Jueves, marzo 28, 2024

Chico conoce a chica (que odia el jazz)

El musical es un género no–realista (bien por él) y La la land es un musical; vaya que lo es. En ella, Sebastian (Ryan Gosling), un pianista con sueños –adorador del jazz– conoce a Mia (Emma Stone), una aspirante a actriz, también con sueños por supuesto. La ciudad es Los Ángeles (LA land, ¿no?), en donde invierno, primavera, verano, otoño, e invierno otra vez, son soleados, brillantes, calurosos. No es lo mismo para Seb y Mia, hasta que se conocen; antes de eso, las cosas no parecen dárseles a la altura de sus esperanzas y expectativas. Pero ya juntos –el uno para el otro– comienza la magia para ambos personajes; aunque claro, siempre está “la vida” para impedir (o matizar al menos) el que su transcurso se te ofrezca como un acabado cuento de hadas. Es así que, en rescate de ambos, llega para cobijarles la magia de La la land, esta sí inmutable, para mostrarnos no solo lo que fue, sino también lo que pudo haber sido, la relación entre –casi– el último jazzista sobre el planeta y una joven que anhela ser “descubierta” (como millones). El vehículo para esa magia es, por supuesto, su hermosa música y canciones –de Justin Hurwitz principalmente– deslumbrantes coreografías (cortesía de Mandy Moore), una sofisticación candorosa, fresca (quizá el principal aporte de la dirección de Damien Chazelle) y, por supuesto, una sensibilidad a flor de piel. Así como en los grandes musicales clásicos de los mejores tiempos del género.

La la land es una delicia. Dura más de 2 horas, que se pasan como trago de agua porque todo en ella parece atractivo, imprescindible, significativo, con cada uno de los números musicales sumando para jalar la historia hacia adelante, evitando ser sólo “momentos gratos” que detienen los eventos y/o la definición de personajes. Acostumbrados como estamos a un mundo de individualidad y pragmatismo, conocer a Seb y a Mia es acaso un bálsamo. Se mantienen como ellos mismos, pero no fortificados ante el mundo o en contra de él; par de soñadores, saben que para soñar es ineludible compartir, cobijar, ceder, estar. Eso hacen en La la land, cantando, bailando. No obstante, en algún momento dejan de hacerlo, de “estar”; y es cuando la realidad les deja claro que van alejándose. No solo de sus anhelos, sino también de ellos mismos. De ahí que Sebastian busque a Mia, después de fallarle; de ahí que Mia retome su sueño, tras abandonarlo; de ahí que la vida les cambie, para perderse, y que vuelva a cambiarles, para reencontrarse. Vamos: de ahí que –de vez en vez– sea absolutamente imprescindible encontrar una noche adorable (A lovely night) u otro día de sol (Another day of sun); que no atemorice tanto depender de alguien (Someone in the crowd), ni jugártela al desnudar tu alma frente a desconocidos (Audition); todo ello en una ciudad desafiante (City of stars), a la que tu convicción podría hasta incendiar (Start a fire), de ser necesario. Esos seis números musicales son feliz botón de muestra, de entre un crisol mayor tan logrado como atrapante.
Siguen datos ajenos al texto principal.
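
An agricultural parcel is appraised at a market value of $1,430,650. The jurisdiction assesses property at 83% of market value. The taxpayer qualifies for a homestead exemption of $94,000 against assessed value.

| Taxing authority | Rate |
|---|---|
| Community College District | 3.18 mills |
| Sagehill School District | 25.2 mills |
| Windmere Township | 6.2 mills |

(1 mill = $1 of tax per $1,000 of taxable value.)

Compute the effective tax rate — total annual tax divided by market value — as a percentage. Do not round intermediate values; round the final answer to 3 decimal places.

2.643%

Assessed value = $1,430,650 × 0.83 = $1,187,439.5
Taxable value = $1,187,439.5 − $94,000 = $1,093,439.5
Community College District: $1,093,439.5 × 0.00318 = $3,477.13761
Sagehill School District: $1,093,439.5 × 0.0252 = $27,554.6754
Windmere Township: $1,093,439.5 × 0.0062 = $6,779.3249
Total tax = $37,811.13791
Effective rate = $37,811.13791 ÷ $1,430,650 = 2.643% of market value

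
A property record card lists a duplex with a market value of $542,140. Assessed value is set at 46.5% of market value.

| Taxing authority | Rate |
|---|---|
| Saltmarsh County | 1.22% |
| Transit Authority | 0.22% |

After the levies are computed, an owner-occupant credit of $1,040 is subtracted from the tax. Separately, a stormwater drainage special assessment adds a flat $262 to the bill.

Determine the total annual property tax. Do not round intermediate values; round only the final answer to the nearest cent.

$2,852.17

Assessed value = $542,140 × 0.465 = $252,095.1
Saltmarsh County: $252,095.1 × 0.0122 = $3,075.56022
Transit Authority: $252,095.1 × 0.0022 = $554.60922
Levies subtotal = $3,630.16944
After credit = $3,630.16944 − $1,040 = $2,590.16944
Total = $2,590.16944 + $262 = $2,852.16944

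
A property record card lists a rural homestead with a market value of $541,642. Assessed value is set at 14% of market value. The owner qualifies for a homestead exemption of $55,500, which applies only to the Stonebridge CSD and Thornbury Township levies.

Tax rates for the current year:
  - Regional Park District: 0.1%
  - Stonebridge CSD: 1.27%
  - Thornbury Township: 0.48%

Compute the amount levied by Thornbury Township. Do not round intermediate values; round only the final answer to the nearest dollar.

$98

Assessed value = $541,642 × 0.14 = $75,829.88
Thornbury Township taxable value = $75,829.88 − $55,500 = $20,329.88
Thornbury Township levy = $20,329.88 × 0.0048 = $97.583424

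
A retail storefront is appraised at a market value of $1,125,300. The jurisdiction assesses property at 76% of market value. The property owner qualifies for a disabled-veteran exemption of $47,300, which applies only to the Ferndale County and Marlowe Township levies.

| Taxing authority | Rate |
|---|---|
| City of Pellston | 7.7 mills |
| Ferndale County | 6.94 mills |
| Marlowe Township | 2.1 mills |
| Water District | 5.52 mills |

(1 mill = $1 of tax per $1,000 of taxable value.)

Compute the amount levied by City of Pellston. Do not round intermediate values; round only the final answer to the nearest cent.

Assessed value = $1,125,300 × 0.76 = $855,228
City of Pellston taxable value = $855,228 (exemption does not apply)
City of Pellston levy = $855,228 × 0.0077 = $6,585.2556

$6,585.26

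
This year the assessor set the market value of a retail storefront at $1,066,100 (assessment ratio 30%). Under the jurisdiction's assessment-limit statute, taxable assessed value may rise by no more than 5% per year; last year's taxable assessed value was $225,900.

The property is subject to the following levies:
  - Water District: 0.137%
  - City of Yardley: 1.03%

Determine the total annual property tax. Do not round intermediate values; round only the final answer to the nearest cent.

Uncapped assessed value = $1,066,100 × 0.3 = $319,830
Cap limit = $225,900 × 1.05 = $237,195
Taxable assessed value = min($319,830, $237,195) = $237,195 (cap binds)
Water District: $237,195 × 0.00137 = $324.95715
City of Yardley: $237,195 × 0.0103 = $2,443.1085
Total = $2,768.06565

$2,768.07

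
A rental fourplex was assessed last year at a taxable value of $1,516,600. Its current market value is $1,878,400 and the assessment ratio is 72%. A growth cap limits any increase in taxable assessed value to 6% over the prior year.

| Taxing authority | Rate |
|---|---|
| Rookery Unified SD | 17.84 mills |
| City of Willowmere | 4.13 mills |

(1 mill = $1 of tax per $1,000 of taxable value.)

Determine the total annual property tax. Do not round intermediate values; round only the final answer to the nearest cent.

$29,713.28

Uncapped assessed value = $1,878,400 × 0.72 = $1,352,448
Cap limit = $1,516,600 × 1.06 = $1,607,596
Taxable assessed value = min($1,352,448, $1,607,596) = $1,352,448 (cap does not bind)
Rookery Unified SD: $1,352,448 × 0.01784 = $24,127.67232
City of Willowmere: $1,352,448 × 0.00413 = $5,585.61024
Total = $29,713.28256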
Está, pues, bastante claro: me encantó La la land, que no es lo que la hace formidable. Sí, en cambio, los trabajos de Ryan Gosling y Emma Stone, entendiendo con precisión a sus personajes y entregándolos a partir de su fragilidad. También, desde luego, su fina música –en baladas, en jazz, en coreografías, hasta en tarareos– que remite a la magia de aquellos ensoñadores musicales clásicos, bienamados por tantas generaciones. Por igual, su claridad conceptual: no hay en La la land un solo segmento caprichoso, ni ocioso, ni fuera de lugar. Y finalmente, su elegancia: omnipresente, sensible, natural, que te va inundando mientras Seb y Mia deambulan con ellos y entre ellos: persiguiendo, persiguiéndose, al influjo de las deslumbrantes luces de Los Ángeles, pero aun más por la luz de ese arte que cada uno ama: la música y el cine. En esto último, cómplices ambos, no hay duda, de Damien Chazelle. Oh la la(nd)!, diría cualquier francés.